Development Best Practices Matter
Teams that do a better job with unit testing, integration testing, automated full stack testing (selenium, for example), code reviews, pair programming, and test/deploy automation (referred to as Practices in the above graph) have higher Deployability scores. This is also not surprising, as studies have shown clear relationships between these practices and overall quality. When a team member is deploying code to production, in the back of their mind they’re thinking about automated tests that fail intermittently, and wondering if this time those failures might have meant something. They’re thinking about that change they made that nobody had time to really review completely. If the team had slowed down and dug into those tests they’d be a lot more confident pushing those changes out. If they’d taken the time to review each other’s code, they’d feel a lot better about pushing it out even if it is pretty risky, since odds are there are a few people that can help address any unexpected issues that come up rather than just the one person who wrote the code. Having good quality tests with good coverage helps the developers find problems sooner, especially with complicated codebases. Good coders know if they make a big change to a central object and the unit tests all pass, there’s a good chance something is wrong.
Lots more
I could write about other interesting things we’ve already learned from measuring Deployability, and I may do that in a follow-up if there is interest. For example, teams that start making investments in DevOps best practices tend to see an increase in Deployability before they see tangible benefits in their deployment process. This gets into some interesting psychology, but the metric levels out quickly enough.
Now What?
Like NPS, you positively affect Deployability by doing several key things better. Making investments to help your teams get better at unit/integration testing, do Test Driven Development (TDD), automate their build and deploy process, do better code reviews, pair program, or get better tools for easier monitoring are all material ways you can improve your deployability.

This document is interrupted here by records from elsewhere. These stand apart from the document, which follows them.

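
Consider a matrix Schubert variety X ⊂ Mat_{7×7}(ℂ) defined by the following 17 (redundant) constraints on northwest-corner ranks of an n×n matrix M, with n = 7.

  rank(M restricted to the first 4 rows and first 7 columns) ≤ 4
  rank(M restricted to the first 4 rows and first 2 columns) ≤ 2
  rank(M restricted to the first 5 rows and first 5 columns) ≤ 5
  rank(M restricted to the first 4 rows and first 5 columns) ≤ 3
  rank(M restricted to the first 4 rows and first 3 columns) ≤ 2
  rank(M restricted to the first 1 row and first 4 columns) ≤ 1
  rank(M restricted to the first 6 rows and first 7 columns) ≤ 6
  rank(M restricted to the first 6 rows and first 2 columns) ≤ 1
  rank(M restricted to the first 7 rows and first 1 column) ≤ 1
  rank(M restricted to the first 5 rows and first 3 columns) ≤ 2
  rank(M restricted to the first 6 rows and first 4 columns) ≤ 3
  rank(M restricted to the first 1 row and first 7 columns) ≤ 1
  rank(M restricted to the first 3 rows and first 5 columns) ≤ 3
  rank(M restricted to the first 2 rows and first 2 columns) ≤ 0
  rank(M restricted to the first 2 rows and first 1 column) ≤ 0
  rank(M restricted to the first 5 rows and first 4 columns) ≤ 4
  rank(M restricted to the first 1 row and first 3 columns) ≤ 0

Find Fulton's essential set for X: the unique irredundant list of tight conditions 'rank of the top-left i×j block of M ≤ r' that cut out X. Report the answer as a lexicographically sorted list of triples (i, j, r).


Rank table r_w(7×7) implied by the 17 constraints:

  row 1: 0 0 0 1 1 1 1
  row 2: 0 0 1 2 2 2 2
  row 3: 1 1 2 3 3 3 3
  row 4: 1 1 2 3 3 4 4
  row 5: 1 1 2 3 4 5 5
  row 6: 1 1 2 3 4 5 6
  row 7: 1 2 3 4 5 6 7

so w = (4, 3, 1, 6, 5, 7, 2).

Rothe diagram D(w) (9 cells), 4 SE-corners (essential conditions):

[(1, 3, 0), (2, 2, 0), (4, 5, 3), (6, 2, 1)]


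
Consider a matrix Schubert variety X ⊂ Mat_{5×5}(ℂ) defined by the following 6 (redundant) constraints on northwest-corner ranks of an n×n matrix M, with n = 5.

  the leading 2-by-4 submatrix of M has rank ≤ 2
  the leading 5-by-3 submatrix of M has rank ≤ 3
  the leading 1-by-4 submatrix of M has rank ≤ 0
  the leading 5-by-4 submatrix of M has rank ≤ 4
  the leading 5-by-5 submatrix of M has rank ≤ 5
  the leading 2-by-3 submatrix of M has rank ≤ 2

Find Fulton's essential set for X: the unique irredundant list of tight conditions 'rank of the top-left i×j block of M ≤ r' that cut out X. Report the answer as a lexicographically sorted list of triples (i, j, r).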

Smoothing out the development process and enabling them to ship smaller change sets more frequently is key.
We care about deployability because our business must be fast and agile. If you want your teams to release features faster, then you want the act of deploying changes to be dead simple. It should be as natural as committing code. As deployability scores go up, lead time (the delay between when code is written and when it goes to production) goes down, which leads to better Time to Market.
DevOps is a key part of delivering on the promise of agile. We want to be agile as a company so that we can pivot quickly to address the ever changing needs of our customers and stay on top of our competitors. Deployability is a great first step in exposing the areas and teams that will benefit from attention today.